Thursday, April 24, 2014

TBT: Gooseberry Falls, 2002

It's time for another Throw Back Thursday!

When Matt and I first starting dating, we did lots of mini road trips. We would spend an entire day just driving around and hiking. On this particular weekend, we went to Jay Cooke State Park, which is really close to where we live because it was a great day and Matt worked for the first half of the day. He had just bought his Jeep a few weekends prior, so this was our first trip with it. I'll be honest, when we got rid of the Jeep just this past summer, I was really bummed out. A lot of great memories were made in that vehicle. *sigh*



Pictures like these are always make me feel bittersweet. Because it's pictures like this that remind what Matt was like when we were first together. He was so carefree, he laughed all of the time, he was so happy all of the time. Sometimes I wonder what happened. Maybe it's the stress of parenting, being adults, working, I don't know. I miss this version of Matt so much. From time to time I get a glimpse of it and sometimes I can feel my breath seize in my chest because I think our life would be so different if he was the same. I sometimes wonder if he ever looks at me and thinks I'm different. I wonder if I'm just like the girl he fell in love with. I certainly don't feel the same, but I think my experiences with him have changed me somehow. I do like my current version of myself better.

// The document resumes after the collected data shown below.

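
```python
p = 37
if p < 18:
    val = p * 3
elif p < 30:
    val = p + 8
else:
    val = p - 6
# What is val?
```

Trace (tracking val):
p = 37  # -> p = 37
if p < 18:  # condition is False
elif p < 30:  # condition is False
else:
    val = p - 6  # -> val = 31

Answer: 31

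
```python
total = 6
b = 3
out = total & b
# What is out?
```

Answer: 2

Derivation:
Trace (tracking out):
total = 6  # -> total = 6
b = 3  # -> b = 3
out = total & b  # -> out = 2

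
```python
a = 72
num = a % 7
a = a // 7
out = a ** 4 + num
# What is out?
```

Trace (tracking out):
a = 72  # -> a = 72
num = a % 7  # -> num = 2
a = a // 7  # -> a = 10
out = a ** 4 + num  # -> out = 10002

Answer: 10002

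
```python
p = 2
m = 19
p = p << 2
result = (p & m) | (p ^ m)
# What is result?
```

Answer: 27

Derivation:
Trace (tracking result):
p = 2  # -> p = 2
m = 19  # -> m = 19
p = p << 2  # -> p = 8
result = p & m | p ^ m  # -> result = 27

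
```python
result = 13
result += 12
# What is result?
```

Answer: 25

Derivation:
Trace (tracking result):
result = 13  # -> result = 13
result += 12  # -> result = 25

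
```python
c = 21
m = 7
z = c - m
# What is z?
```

Trace (tracking z):
c = 21  # -> c = 21
m = 7  # -> m = 7
z = c - m  # -> z = 14

Answer: 14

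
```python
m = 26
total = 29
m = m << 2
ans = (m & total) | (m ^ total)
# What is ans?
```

Answer: 125

Derivation:
Trace (tracking ans):
m = 26  # -> m = 26
total = 29  # -> total = 29
m = m << 2  # -> m = 104
ans = m & total | m ^ total  # -> ans = 125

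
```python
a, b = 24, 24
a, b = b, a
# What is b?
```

Trace (tracking b):
a, b = (24, 24)  # -> a = 24, b = 24
a, b = (b, a)  # -> a = 24, b = 24

Answer: 24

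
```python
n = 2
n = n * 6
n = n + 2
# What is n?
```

Answer: 14

Derivation:
Trace (tracking n):
n = 2  # -> n = 2
n = n * 6  # -> n = 12
n = n + 2  # -> n = 14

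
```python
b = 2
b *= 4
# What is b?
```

Answer: 8

Derivation:
Trace (tracking b):
b = 2  # -> b = 2
b *= 4  # -> b = 8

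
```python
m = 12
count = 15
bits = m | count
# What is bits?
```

Answer: 15

Derivation:
Trace (tracking bits):
m = 12  # -> m = 12
count = 15  # -> count = 15
bits = m | count  # -> bits = 15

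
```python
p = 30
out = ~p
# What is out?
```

Trace (tracking out):
p = 30  # -> p = 30
out = ~p  # -> out = -31

Answer: -31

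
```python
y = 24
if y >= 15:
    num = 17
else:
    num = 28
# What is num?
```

Answer: 17

Derivation:
Trace (tracking num):
y = 24  # -> y = 24
if y >= 15:  # condition is True
    num = 17  # -> num = 17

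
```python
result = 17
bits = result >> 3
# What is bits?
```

Answer: 2

Derivation:
Trace (tracking bits):
result = 17  # -> result = 17
bits = result >> 3  # -> bits = 2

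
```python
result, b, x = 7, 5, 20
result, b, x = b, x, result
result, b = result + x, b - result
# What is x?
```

Trace (tracking x):
result, b, x = (7, 5, 20)  # -> result = 7, b = 5, x = 20
result, b, x = (b, x, result)  # -> result = 5, b = 20, x = 7
result, b = (result + x, b - result)  # -> result = 12, b = 15

Answer: 7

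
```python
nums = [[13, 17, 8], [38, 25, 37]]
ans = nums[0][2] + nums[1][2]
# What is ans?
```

Answer: 45

Derivation:
Trace (tracking ans):
nums = [[13, 17, 8], [38, 25, 37]]  # -> nums = [[13, 17, 8], [38, 25, 37]]
ans = nums[0][2] + nums[1][2]  # -> ans = 45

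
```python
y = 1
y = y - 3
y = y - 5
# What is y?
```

Answer: -7

Derivation:
Trace (tracking y):
y = 1  # -> y = 1
y = y - 3  # -> y = -2
y = y - 5  # -> y = -7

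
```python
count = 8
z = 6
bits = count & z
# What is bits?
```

Answer: 0

Derivation:
Trace (tracking bits):
count = 8  # -> count = 8
z = 6  # -> z = 6
bits = count & z  # -> bits = 0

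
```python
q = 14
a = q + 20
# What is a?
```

Trace (tracking a):
q = 14  # -> q = 14
a = q + 20  # -> a = 34

Answer: 34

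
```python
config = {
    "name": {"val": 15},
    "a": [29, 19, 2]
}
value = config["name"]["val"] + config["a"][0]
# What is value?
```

Trace (tracking value):
config = {'name': {'val': 15}, 'a': [29, 19, 2]}  # -> config = {'name': {'val': 15}, 'a': [29, 19, 2]}
value = config['name']['val'] + config['a'][0]  # -> value = 44

Answer: 44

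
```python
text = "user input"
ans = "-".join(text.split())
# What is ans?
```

Trace (tracking ans):
text = 'user input'  # -> text = 'user input'
ans = '-'.join(text.split())  # -> ans = 'user-input'

Answer: 'user-input'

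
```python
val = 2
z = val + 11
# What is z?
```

Trace (tracking z):
val = 2  # -> val = 2
z = val + 11  # -> z = 13

Answer: 13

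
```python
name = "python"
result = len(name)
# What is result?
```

Trace (tracking result):
name = 'python'  # -> name = 'python'
result = len(name)  # -> result = 6

Answer: 6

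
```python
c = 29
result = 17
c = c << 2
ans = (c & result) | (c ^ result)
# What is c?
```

Answer: 116

Derivation:
Trace (tracking c):
c = 29  # -> c = 29
result = 17  # -> result = 17
c = c << 2  # -> c = 116
ans = c & result | c ^ result  # -> ans = 117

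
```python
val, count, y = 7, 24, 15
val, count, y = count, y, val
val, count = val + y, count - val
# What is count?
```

Answer: -9

Derivation:
Trace (tracking count):
val, count, y = (7, 24, 15)  # -> val = 7, count = 24, y = 15
val, count, y = (count, y, val)  # -> val = 24, count = 15, y = 7
val, count = (val + y, count - val)  # -> val = 31, count = -9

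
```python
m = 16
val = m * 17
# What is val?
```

Answer: 272

Derivation:
Trace (tracking val):
m = 16  # -> m = 16
val = m * 17  # -> val = 272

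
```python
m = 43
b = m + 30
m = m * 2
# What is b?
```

Trace (tracking b):
m = 43  # -> m = 43
b = m + 30  # -> b = 73
m = m * 2  # -> m = 86

Answer: 73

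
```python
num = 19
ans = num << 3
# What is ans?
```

Answer: 152

Derivation:
Trace (tracking ans):
num = 19  # -> num = 19
ans = num << 3  # -> ans = 152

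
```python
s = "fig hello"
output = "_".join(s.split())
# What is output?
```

Answer: 'fig_hello'

Derivation:
Trace (tracking output):
s = 'fig hello'  # -> s = 'fig hello'
output = '_'.join(s.split())  # -> output = 'fig_hello'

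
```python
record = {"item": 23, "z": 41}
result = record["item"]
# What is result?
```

Trace (tracking result):
record = {'item': 23, 'z': 41}  # -> record = {'item': 23, 'z': 41}
result = record['item']  # -> result = 23

Answer: 23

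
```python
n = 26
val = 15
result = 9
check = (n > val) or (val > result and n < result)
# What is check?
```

Trace (tracking check):
n = 26  # -> n = 26
val = 15  # -> val = 15
result = 9  # -> result = 9
check = n > val or (val > result and n < result)  # -> check = True

Answer: True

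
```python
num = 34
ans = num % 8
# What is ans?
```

Answer: 2

Derivation:
Trace (tracking ans):
num = 34  # -> num = 34
ans = num % 8  # -> ans = 2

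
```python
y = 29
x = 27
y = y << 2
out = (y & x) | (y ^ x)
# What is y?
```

Answer: 116

Derivation:
Trace (tracking y):
y = 29  # -> y = 29
x = 27  # -> x = 27
y = y << 2  # -> y = 116
out = y & x | y ^ x  # -> out = 127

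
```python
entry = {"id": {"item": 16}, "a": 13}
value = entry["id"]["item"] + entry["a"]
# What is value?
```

Answer: 29

Derivation:
Trace (tracking value):
entry = {'id': {'item': 16}, 'a': 13}  # -> entry = {'id': {'item': 16}, 'a': 13}
value = entry['id']['item'] + entry['a']  # -> value = 29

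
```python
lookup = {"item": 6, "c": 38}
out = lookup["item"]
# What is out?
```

Answer: 6

Derivation:
Trace (tracking out):
lookup = {'item': 6, 'c': 38}  # -> lookup = {'item': 6, 'c': 38}
out = lookup['item']  # -> out = 6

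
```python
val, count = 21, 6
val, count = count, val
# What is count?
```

Trace (tracking count):
val, count = (21, 6)  # -> val = 21, count = 6
val, count = (count, val)  # -> val = 6, count = 21

Answer: 21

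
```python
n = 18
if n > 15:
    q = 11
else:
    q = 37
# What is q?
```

Trace (tracking q):
n = 18  # -> n = 18
if n > 15:  # condition is True
    q = 11  # -> q = 11

Answer: 11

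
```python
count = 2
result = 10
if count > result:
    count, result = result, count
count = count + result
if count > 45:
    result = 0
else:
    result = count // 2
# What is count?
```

Trace (tracking count):
count = 2  # -> count = 2
result = 10  # -> result = 10
if count > result:  # condition is False
count = count + result  # -> count = 12
if count > 45:  # condition is False
else:
    result = count // 2  # -> result = 6

Answer: 12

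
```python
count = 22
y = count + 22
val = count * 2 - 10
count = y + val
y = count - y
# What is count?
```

Trace (tracking count):
count = 22  # -> count = 22
y = count + 22  # -> y = 44
val = count * 2 - 10  # -> val = 34
count = y + val  # -> count = 78
y = count - y  # -> y = 34

Answer: 78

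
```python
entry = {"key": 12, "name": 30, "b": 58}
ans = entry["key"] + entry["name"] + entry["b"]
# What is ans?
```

Trace (tracking ans):
entry = {'key': 12, 'name': 30, 'b': 58}  # -> entry = {'key': 12, 'name': 30, 'b': 58}
ans = entry['key'] + entry['name'] + entry['b']  # -> ans = 100

Answer: 100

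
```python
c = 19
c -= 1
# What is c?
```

Trace (tracking c):
c = 19  # -> c = 19
c -= 1  # -> c = 18

Answer: 18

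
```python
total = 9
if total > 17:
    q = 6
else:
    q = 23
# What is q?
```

Trace (tracking q):
total = 9  # -> total = 9
if total > 17:  # condition is False
else:
    q = 23  # -> q = 23

Answer: 23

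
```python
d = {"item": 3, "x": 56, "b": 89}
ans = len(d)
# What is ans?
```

Answer: 3

Derivation:
Trace (tracking ans):
d = {'item': 3, 'x': 56, 'b': 89}  # -> d = {'item': 3, 'x': 56, 'b': 89}
ans = len(d)  # -> ans = 3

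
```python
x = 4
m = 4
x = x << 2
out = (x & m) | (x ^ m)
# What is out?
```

Trace (tracking out):
x = 4  # -> x = 4
m = 4  # -> m = 4
x = x << 2  # -> x = 16
out = x & m | x ^ m  # -> out = 20

Answer: 20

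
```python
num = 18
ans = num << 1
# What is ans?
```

Trace (tracking ans):
num = 18  # -> num = 18
ans = num << 1  # -> ans = 36

Answer: 36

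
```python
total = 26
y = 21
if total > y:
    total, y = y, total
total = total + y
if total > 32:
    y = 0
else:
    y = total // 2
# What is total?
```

Trace (tracking total):
total = 26  # -> total = 26
y = 21  # -> y = 21
if total > y:  # condition is True
    total, y = (y, total)  # -> total = 21, y = 26
total = total + y  # -> total = 47
if total > 32:  # condition is True
    y = 0  # -> y = 0

Answer: 47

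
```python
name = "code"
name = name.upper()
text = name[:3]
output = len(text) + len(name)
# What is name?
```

Answer: 'CODE'

Derivation:
Trace (tracking name):
name = 'code'  # -> name = 'code'
name = name.upper()  # -> name = 'CODE'
text = name[:3]  # -> text = 'COD'
output = len(text) + len(name)  # -> output = 7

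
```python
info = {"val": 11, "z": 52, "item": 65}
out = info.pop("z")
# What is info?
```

Trace (tracking info):
info = {'val': 11, 'z': 52, 'item': 65}  # -> info = {'val': 11, 'z': 52, 'item': 65}
out = info.pop('z')  # -> out = 52

Answer: {'val': 11, 'item': 65}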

But, I'm told, marriage is about each person growing and changing. I have to appreciate the way Matt is now. I can tell stories to our children about what their dad was like when he was younger. It's only sad they won't get to experience this version. But I look back on these pictures and I hope our kids look at them and think, gee- my parents were really in love. Because we really were. I can say a lot of things about our journey so far, but it will always start with how in love we were. We still are, it's just different. I think as we age, we find different kind of love. Different things fill our cup, so to speak. Regardless, I do enjoy looking back at these pictures. I do miss my old Matt, but sometimes I feel like I've met a new person and I'm starting from scratch and that's kind of nice too.

1 comment:

Mom Taxi Julie said...

It's the bills. They suck the fun out of life.